Additional examination of sources of NDMA production is imperative, and manufacturers and regulators should have a high index of suspicion given NDMA may result from production processes, storage processes, and possibly from endogenous processes. The establishment of uniform analytic methodologies leading to reproducible results under a robust number of conditions is essential. True exposure to NDMA in vivo following ranitidine use would be informative particularly should other drugs be concerning for similar unstable structures. Further analysis of NDMA ADI limits is warranted, particularly considering higher ADIs for treatment courses traditionally lasting less than 70 years of daily use. With current knowledge gaps, it is unclear if possible preventative and corrective actions may allow the return of ranitidine to the market. Considerations could include requiring temperature indicator labels, temperature‐controlled shipping and storage, labels warning about the risk of carcinogenic byproducts at high temperatures, dispersion by prescription only, addition of reducing agents, and recommendations on maximum length of treatment course.

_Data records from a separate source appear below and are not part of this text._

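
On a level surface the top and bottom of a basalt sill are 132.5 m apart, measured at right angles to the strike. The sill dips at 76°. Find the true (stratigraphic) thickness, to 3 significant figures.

129 m

True thickness t = w · sin(dip) = 132.5 × sin 76°
t = 132.5 × 0.9703 = 128.564 m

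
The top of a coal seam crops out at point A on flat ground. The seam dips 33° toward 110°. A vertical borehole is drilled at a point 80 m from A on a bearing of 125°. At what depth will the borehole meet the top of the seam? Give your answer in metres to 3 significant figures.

50.2 m

The hole lies 15° from the dip direction, so the down-dip offset is 80 × cos 15° = 77.27 m.
Depth = down-dip offset × tan(dip) = 77.27 × tan 33° = 77.27 × 0.6494
Depth = 50.18 m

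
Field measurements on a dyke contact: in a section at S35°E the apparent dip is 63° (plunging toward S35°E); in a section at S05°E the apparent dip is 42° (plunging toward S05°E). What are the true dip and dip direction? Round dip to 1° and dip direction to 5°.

Each apparent-dip line lies in the plane. As unit vectors (x east, y north, z up), v₁ plunges 63°→S35°E and v₂ plunges 42°→S05°E.
n = v₁ × v₂ = (0.411, -0.117, 0.169) (taken with n_z > 0).
tan δ = √(n_x²+n_y²)/n_z = 0.427/0.169, so δ = 68.4°.
Dip direction = azimuth of (n_x, n_y) = atan2(0.411, -0.117) = 106°.

true dip 68°, dip direction 105°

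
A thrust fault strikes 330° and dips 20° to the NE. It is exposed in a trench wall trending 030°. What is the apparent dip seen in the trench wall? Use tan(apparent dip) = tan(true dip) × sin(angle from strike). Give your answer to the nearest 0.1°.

17.5°

The section lies 60° from the strike.
tan(apparent dip) = tan 20° · sin 60° = 0.3152
apparent dip = arctan 0.3152 = 17.50°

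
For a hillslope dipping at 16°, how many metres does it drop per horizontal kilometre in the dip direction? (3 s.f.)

287 m

drop per km = 1000 × tan 16° = 1000 × 0.2867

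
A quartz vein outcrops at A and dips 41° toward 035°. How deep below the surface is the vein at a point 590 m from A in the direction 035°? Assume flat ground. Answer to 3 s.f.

513 m

The hole is directly down-dip from the outcrop, so the down-dip offset is 590 m.
Depth = down-dip offset × tan(dip) = 590.00 × tan 41° = 590.00 × 0.8693
Depth = 512.88 m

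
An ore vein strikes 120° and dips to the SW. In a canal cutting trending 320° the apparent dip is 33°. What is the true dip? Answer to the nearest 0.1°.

62.2°

The section is 20° from the strike.
tan(true dip) = tan 33° / sin 20° = 1.8987
δ = arctan(1.8987) = 62.23°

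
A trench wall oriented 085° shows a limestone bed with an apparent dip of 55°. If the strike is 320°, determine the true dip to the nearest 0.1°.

60.2°

The section is 55° from the strike.
tan(true dip) = tan 55° / sin 55° = 1.7434
true dip = arctan 1.7434 = 60.16°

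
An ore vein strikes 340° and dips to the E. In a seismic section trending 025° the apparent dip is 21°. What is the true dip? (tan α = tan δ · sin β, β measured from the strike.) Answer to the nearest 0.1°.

The section is 45° from the strike.
tan(true dip) = tan 21° / sin 45° = 0.5429
true dip = arctan 0.5429 = 28.50°

28.5°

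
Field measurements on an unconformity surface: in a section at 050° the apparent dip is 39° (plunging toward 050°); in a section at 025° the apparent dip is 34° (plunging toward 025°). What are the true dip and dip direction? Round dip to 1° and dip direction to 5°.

true dip 39°, dip direction 060°

The two traces are lines in the plane: v₁ = (sin 50°·cos 39°, cos 50°·cos 39°, −sin 39°), v₂ = (sin 25°·cos 34°, cos 25°·cos 34°, −sin 34°).
n = v₁ × v₂ = (0.194, 0.112, 0.272) (taken with n_z > 0).
tan δ = √(n_x²+n_y²)/n_z = 0.224/0.272, so δ = 39.4°.
Dip direction = atan2(0.194, 0.112) = 60° (azimuth of n's horizontal projection).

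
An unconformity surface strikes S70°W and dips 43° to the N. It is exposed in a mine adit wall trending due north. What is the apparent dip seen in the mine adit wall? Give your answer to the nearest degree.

Angle between strike (S70°W) and section (due north): β = 70°.
tan(apparent dip) = tan 43° · sin 70° = 0.8763
apparent dip = arctan 0.8763 = 41.23°

41°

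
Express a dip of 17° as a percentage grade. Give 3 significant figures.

30.6%

grade % = 100 × tan 17° = 100 × 0.3057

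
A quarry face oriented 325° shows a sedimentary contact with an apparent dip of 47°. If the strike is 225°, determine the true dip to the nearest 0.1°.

β = acute angle between strike 225° and section 325° = 80°.
tan δ = tan α / sin β = tan 47° / sin 80° = 1.0724 / 0.9848 = 1.0889
δ = arctan(1.0889) = 47.44°

47.4°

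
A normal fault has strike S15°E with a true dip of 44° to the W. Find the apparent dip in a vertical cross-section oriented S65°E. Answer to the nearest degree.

36°

Angle between strike (S15°E) and section (S65°E): β = 50°.
tan(apparent dip) = tan 44° · sin 50° = 0.7398
α = arctan(0.7398) = 36.49°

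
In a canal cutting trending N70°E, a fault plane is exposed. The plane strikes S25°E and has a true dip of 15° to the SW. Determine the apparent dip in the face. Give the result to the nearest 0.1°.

The section lies 85° from the strike.
tan(apparent dip) = tan 15° · sin 85° = 0.2669
α = arctan(0.2669) = 14.95°

14.9°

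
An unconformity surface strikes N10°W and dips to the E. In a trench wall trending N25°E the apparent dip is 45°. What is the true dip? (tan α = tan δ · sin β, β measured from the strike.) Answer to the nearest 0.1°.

60.2°

The section is 35° from the strike.
tan δ = tan α / sin β = tan 45° / sin 35° = 1.0000 / 0.5736 = 1.7434
true dip = arctan 1.7434 = 60.16°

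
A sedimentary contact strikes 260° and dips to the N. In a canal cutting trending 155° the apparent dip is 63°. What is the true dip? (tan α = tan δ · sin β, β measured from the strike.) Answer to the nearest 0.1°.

β = acute angle between strike 260° and section 155° = 75°.
tan(true dip) = tan 63° / sin 75° = 2.0318
true dip = arctan 2.0318 = 63.80°

63.8°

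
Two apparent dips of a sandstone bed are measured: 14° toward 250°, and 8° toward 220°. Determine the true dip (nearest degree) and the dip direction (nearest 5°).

Each apparent-dip line lies in the plane. As unit vectors (x east, y north, z up), v₁ plunges 14°→250° and v₂ plunges 8°→220°.
The plane normal is n = v₁ × v₂ ∝ (-0.137, 0.027, 0.480).
Dip δ = arctan(|n_h|/n_z) = arctan(0.140/0.480) = 16.2°.
The horizontal component of n points toward azimuth atan2(n_x, n_y) = 281°, the dip direction.

true dip 16°, dip direction 280°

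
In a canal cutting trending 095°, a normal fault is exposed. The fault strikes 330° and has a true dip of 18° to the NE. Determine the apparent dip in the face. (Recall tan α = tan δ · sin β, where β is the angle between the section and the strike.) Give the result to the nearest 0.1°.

14.9°

The strike is 330° and the section trends 095°; the acute angle between them is β = 55°.
tan(apparent dip) = tan 18° · sin 55° = 0.2662
apparent dip = arctan 0.2662 = 14.90°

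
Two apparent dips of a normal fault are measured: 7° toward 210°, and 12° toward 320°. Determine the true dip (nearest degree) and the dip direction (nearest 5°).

true dip 17°, dip direction 275°

Represent each trace as a vector plunging at its apparent dip toward its trend (east-north-up frame): v₁ = (-0.496, -0.860, -0.122), v₂ = (-0.629, 0.749, -0.208).
The plane normal is n = v₁ × v₂ ∝ (-0.270, 0.027, 0.912).
Dip δ = arctan(|n_h|/n_z) = arctan(0.271/0.912) = 16.6°.
Dip direction = atan2(-0.270, 0.027) = 276° (azimuth of n's horizontal projection).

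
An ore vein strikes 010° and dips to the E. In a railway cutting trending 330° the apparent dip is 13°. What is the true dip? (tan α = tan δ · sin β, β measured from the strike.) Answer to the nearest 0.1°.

19.8°

β = acute angle between strike 010° and section 330° = 40°.
tan(true dip) = tan 13° / sin 40° = 0.3592
δ = arctan(0.3592) = 19.76°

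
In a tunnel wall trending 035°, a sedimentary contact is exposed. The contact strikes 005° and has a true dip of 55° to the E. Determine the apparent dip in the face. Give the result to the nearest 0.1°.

35.5°

Angle between strike (005°) and section (035°): β = 30°.
tan(apparent dip) = tan 55° · sin 30° = 0.7141
α = arctan(0.7141) = 35.53°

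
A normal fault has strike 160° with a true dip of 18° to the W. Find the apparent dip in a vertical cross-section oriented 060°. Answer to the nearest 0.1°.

The section lies 80° from the strike.
tan(apparent dip) = tan 18° · sin 80° = 0.3200
α = arctan(0.3200) = 17.74°

17.7°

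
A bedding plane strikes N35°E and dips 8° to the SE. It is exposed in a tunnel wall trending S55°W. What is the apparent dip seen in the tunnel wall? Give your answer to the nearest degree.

3°

Angle between strike (N35°E) and section (S55°W): β = 20°.
tan(apparent dip) = tan 8° · sin 20° = 0.0481
apparent dip = arctan 0.0481 = 2.75°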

Although the FDA continues to develop proactive industry guidance to be implemented so that all drugs can have a standardized NDMA risk assessment, continued transparency is vital especially given discrepancies in NDMA levels among laboratories. Drafting a singular regulatory response to medications affected by NDMA is unlikely given the unique characteristics of each affected medication. Ranitidine’s potential for elevated NDMA levels during storage required its withdrawal from the market, and, in the meantime, we will have to patiently await long‐term epidemiological studies.

CONFLICT OF INTEREST

All authors declared no competing interests for this work.

Funding information

No funding was received for this work.